Aujourd’hui, tu rencontres régulièrement des enfants et des jeunes dans certaines activités de médiation autour de la littérature. Ces échanges influencent-ils tes lectures?
Lucie Braud:   Cela me sert surtout de levier pour plonger dans des lectures vers lesquelles je ne serai pas allée au prime abord. Je prépare par exemple en ce moment des ateliers autour de l’écriture du corps, à la fois parce que j’ai envie de voir ce que les jeunes ont à en dire à une époque où les réseaux sociaux ont beaucoup normé le sujet, mais aussi parce que je souhaite explorer cette thématique dans l’un de mes prochains ouvrages. Ça m’a amené à parcourir toute une littérature sur la matière, et à étudier ce qu’en font les auteurs pour adolescents, comme ceux qui publient dans une collection spécifique chez Thierry Magnier, L’Ardeur. Quelque part, c’est un moyen de ne pas être seule dans la réflexion sur mes lectures ou sur mon écriture. Je fonctionne comme ça.

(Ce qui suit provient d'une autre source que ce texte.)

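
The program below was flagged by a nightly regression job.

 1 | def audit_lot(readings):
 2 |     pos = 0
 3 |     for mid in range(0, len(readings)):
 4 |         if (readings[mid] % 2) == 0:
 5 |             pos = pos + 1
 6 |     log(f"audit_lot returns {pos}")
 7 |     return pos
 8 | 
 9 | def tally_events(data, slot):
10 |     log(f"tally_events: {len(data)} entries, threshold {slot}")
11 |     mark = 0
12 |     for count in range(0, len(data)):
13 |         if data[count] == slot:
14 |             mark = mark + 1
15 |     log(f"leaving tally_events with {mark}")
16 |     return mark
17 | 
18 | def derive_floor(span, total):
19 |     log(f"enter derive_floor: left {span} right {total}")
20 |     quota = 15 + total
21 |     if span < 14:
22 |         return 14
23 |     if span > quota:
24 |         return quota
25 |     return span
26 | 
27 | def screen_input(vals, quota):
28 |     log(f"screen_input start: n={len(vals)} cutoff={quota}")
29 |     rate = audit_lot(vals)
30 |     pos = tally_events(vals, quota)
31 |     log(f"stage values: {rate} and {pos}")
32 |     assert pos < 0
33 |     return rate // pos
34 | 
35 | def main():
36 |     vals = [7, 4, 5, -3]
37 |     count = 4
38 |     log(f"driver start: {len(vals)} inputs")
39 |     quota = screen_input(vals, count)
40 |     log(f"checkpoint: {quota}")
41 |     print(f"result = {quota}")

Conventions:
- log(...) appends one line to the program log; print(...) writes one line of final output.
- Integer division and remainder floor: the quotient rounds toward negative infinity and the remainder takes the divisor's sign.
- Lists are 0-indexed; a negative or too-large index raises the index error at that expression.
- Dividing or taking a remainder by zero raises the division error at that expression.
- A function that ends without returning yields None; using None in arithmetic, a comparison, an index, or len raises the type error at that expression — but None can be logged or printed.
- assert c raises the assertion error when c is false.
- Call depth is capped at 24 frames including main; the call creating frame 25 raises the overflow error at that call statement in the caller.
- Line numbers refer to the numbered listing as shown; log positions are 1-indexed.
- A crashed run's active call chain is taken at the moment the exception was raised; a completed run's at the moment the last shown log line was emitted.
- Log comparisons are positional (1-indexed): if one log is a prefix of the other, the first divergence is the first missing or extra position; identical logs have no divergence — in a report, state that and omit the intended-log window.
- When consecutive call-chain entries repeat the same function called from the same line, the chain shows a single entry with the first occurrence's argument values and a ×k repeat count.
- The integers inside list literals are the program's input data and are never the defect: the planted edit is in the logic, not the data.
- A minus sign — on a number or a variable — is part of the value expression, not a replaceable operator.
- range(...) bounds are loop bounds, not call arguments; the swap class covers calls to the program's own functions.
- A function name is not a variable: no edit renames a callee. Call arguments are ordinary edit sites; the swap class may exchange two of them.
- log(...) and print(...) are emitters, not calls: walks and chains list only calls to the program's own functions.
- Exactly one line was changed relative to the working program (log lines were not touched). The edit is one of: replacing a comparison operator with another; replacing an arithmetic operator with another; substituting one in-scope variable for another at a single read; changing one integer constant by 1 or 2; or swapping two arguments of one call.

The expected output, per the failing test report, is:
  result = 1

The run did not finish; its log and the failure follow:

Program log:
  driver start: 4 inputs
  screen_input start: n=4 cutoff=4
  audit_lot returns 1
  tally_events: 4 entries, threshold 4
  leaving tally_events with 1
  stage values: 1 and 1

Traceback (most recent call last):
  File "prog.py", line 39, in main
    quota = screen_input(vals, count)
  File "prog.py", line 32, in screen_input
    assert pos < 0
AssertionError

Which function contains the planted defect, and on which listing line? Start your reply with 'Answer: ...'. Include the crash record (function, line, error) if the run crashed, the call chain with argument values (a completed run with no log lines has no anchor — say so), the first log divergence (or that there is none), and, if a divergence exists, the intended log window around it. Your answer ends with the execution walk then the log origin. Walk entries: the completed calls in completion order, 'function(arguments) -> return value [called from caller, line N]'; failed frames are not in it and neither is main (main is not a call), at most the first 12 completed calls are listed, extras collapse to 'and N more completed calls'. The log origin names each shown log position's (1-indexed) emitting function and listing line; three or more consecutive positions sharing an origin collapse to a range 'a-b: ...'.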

J’ai besoin d’être en lien à l’autre. C’est ça qui me rend vivante.

 

 

Lucie Braud explore depuis son refuge breton l’écriture sous diverses formes : nouvelles, romans, scénario de bande dessinée, albums jeunesse…

Lucie Braud nous a très gentiment ouvert sa bibliothèque : à vous d’y dénicher des envies de lecture !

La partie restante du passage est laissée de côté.